Português Vai a Pé de Paris a Fátima

Português Vai a Pé de Paris a Fátima
Português Vai a Pé de Paris a Fátima

Português Vai a Pé de Paris a Fátima: Uma Caminhada de Fé e Resistência. José Maria Canossa da Cunha propôs-se um desafio extraordinário: partir de Paris e chegar a Arcos de Valdevez, em Portugal, exclusivamente a pé. Por conseguinte, atravessou França e Espanha, percorrendo cerca de 2.000 quilómetros, com o objetivo de chegar à sua terra natal. Além disso, Fátima, local simbólico de peregrinação, faz parte desta jornada, onde José Maria chega amanhã, dia 23 de agosto.

A Partida e o Percurso

A aventura começou no dia 17 de maio, junto à Torre Eiffel, em Paris. Desde então, o peregrino percorre estradas, trilhos e pequenas vilas, enfrentando calor, frio, fome e dor, mas sempre com a bandeira portuguesa ao peito. Ele refere que este gesto representa orgulho nacional e uma homenagem aos portugueses que, no passado, buscaram uma vida melhor, alguns perdendo até a vida nesse caminho.

A previsão de chegada a Fátima é entre as 10h00 e o meio-dia de sábado, estando atualmente a cerca de 60 quilómetros do santuário. No entanto, José Maria não pretende terminar aí; o objetivo final é Arcos de Valdevez, a sua terra natal.

Emoções e Desafios da Caminhada

Cada dia apresenta novos desafios. Os últimos quilómetros de cada etapa são sempre os mais difíceis, devido ao cansaço acumulado. Surpreendentemente, a fase em Portugal revelou-se mais dura do que o esperado, mas a experiência tem sido recompensadora.

Além disso, o peregrino encontra pessoas generosas ao longo do caminho, que o acolhem como se fosse da família, tornando a caminhada mais leve e motivadora. O apoio de Municípios e equipas médicas, como em Almeida, foi essencial para recuperar energias e cuidar da saúde, sobretudo dos pés.

Momentos Marcantes da Viagem

José Maria recorda momentos difíceis em Espanha, incluindo um quase assalto, que felizmente terminou sem consequências. No entanto, ele também guarda lembranças positivas: encontros calorosos e gestos de solidariedade que fortaleceram a sua determinação. Em Portugal, o percurso entre Vilar Formoso e Guarda foi intenso, mas igualmente gratificante graças ao acolhimento local.
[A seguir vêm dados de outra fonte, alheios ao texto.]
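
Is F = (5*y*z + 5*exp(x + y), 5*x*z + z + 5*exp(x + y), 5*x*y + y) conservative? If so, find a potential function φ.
Yes, F is conservative. φ = 5*x*y*z + y*z + 5*exp(x + y)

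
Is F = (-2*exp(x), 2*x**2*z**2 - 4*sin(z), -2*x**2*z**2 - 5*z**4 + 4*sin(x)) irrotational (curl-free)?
No, ∇×F = (-4*x**2*z + 4*cos(z), 4*x*z**2 - 4*cos(x), 4*x*z**2)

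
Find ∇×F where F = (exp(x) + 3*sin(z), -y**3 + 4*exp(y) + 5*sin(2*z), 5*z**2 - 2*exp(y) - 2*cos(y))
(-2*exp(y) + 2*sin(y) - 10*cos(2*z), 3*cos(z), 0)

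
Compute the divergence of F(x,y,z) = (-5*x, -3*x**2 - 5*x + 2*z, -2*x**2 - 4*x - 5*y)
-5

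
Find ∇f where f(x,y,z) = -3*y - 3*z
(0, -3, -3)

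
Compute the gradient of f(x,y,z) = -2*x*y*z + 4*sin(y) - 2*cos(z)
(-2*y*z, -2*x*z + 4*cos(y), -2*x*y + 2*sin(z))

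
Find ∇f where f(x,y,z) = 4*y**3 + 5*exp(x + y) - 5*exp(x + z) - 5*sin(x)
(5*exp(x + y) - 5*exp(x + z) - 5*cos(x), 12*y**2 + 5*exp(x + y), -5*exp(x + z))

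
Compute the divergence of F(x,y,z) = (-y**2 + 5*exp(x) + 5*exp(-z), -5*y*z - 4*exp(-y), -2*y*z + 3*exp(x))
-2*y - 5*z + 5*exp(x) + 4*exp(-y)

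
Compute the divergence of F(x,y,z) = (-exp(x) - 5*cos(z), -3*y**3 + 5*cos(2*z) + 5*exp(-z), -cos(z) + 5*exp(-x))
-9*y**2 - exp(x) + sin(z)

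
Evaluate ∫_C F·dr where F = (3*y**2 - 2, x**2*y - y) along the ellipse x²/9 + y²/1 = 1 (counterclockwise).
0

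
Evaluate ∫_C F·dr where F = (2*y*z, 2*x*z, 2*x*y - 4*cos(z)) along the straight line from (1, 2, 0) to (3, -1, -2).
4*sin(2) + 12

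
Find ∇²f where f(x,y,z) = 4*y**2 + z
8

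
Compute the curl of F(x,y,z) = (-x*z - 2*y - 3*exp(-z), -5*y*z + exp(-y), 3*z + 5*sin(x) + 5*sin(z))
(5*y, -x - 5*cos(x) + 3*exp(-z), 2)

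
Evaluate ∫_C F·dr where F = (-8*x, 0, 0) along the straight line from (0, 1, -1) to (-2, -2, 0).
-16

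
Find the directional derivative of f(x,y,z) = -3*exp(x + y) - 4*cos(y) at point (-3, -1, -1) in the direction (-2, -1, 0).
sqrt(5)*(9 + 4*exp(4)*sin(1))*exp(-4)/5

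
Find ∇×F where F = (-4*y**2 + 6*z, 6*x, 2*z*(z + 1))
(0, 6, 8*y + 6)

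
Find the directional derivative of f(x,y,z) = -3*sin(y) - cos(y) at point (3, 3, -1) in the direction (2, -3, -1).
3*sqrt(14)*(3*cos(3) - sin(3))/14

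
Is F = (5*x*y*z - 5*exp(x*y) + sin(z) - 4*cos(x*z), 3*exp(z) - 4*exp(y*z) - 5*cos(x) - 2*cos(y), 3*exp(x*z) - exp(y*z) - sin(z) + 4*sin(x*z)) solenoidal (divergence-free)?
No, ∇·F = 3*x*exp(x*z) + 4*x*cos(x*z) + 5*y*z - 5*y*exp(x*y) - y*exp(y*z) - 4*z*exp(y*z) + 4*z*sin(x*z) + 2*sin(y) - cos(z)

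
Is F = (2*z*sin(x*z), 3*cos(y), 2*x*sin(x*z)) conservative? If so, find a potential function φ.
Yes, F is conservative. φ = 3*sin(y) - 2*cos(x*z)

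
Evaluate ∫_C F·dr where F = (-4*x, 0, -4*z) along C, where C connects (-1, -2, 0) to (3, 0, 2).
-24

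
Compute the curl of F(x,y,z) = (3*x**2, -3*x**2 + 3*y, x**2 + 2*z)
(0, -2*x, -6*x)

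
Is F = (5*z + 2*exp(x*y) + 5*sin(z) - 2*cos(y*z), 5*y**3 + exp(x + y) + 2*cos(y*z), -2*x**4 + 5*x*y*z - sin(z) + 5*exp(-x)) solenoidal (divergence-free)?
No, ∇·F = 5*x*y + 15*y**2 + 2*y*exp(x*y) - 2*z*sin(y*z) + exp(x + y) - cos(z)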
Ademais, a barreira linguística não se revelou um problema, já que ele compreende e fala espanhol, fruto de experiências profissionais anteriores. Esses fatores facilitaram a interação e enriqueceram ainda mais a experiência.

Solidão e Motivação

Apesar de enfrentar períodos de solidão intensa, José Maria mantém-se firme no seu compromisso. Esta caminhada não é apenas uma aventura; é uma promessa feita por um motivo muito especial. Mesmo com dores físicas, a determinação de chegar a Fátima e, posteriormente, a Arcos de Valdevez, manteve-o focado no objetivo.

Além disso, ele planeia deixar um testemunho desta viagem, criando placas gravadas para cada um dos filhos, simbolizando a coragem, fé e resistência que caracterizaram toda a jornada.

Planos Futuros

Após esta experiência transformadora, José Maria já projeta novas aventuras. Entre elas, dar a volta a França, explorando o país em detalhe, e escrever um livro contando toda a história da caminhada. Esse livro não será apenas um relato pessoal, mas também um agradecimento a todas as pessoas que o apoiaram e uma forma de partilhar lugares que muitos nunca tiveram oportunidade de conhecer.

Em suma, esta caminhada representa mais do que uma simples viagem: é uma demonstração de fé, resistência e orgulho nacional, inspirando todos aqueles que valorizam a perseverança e a coragem humana.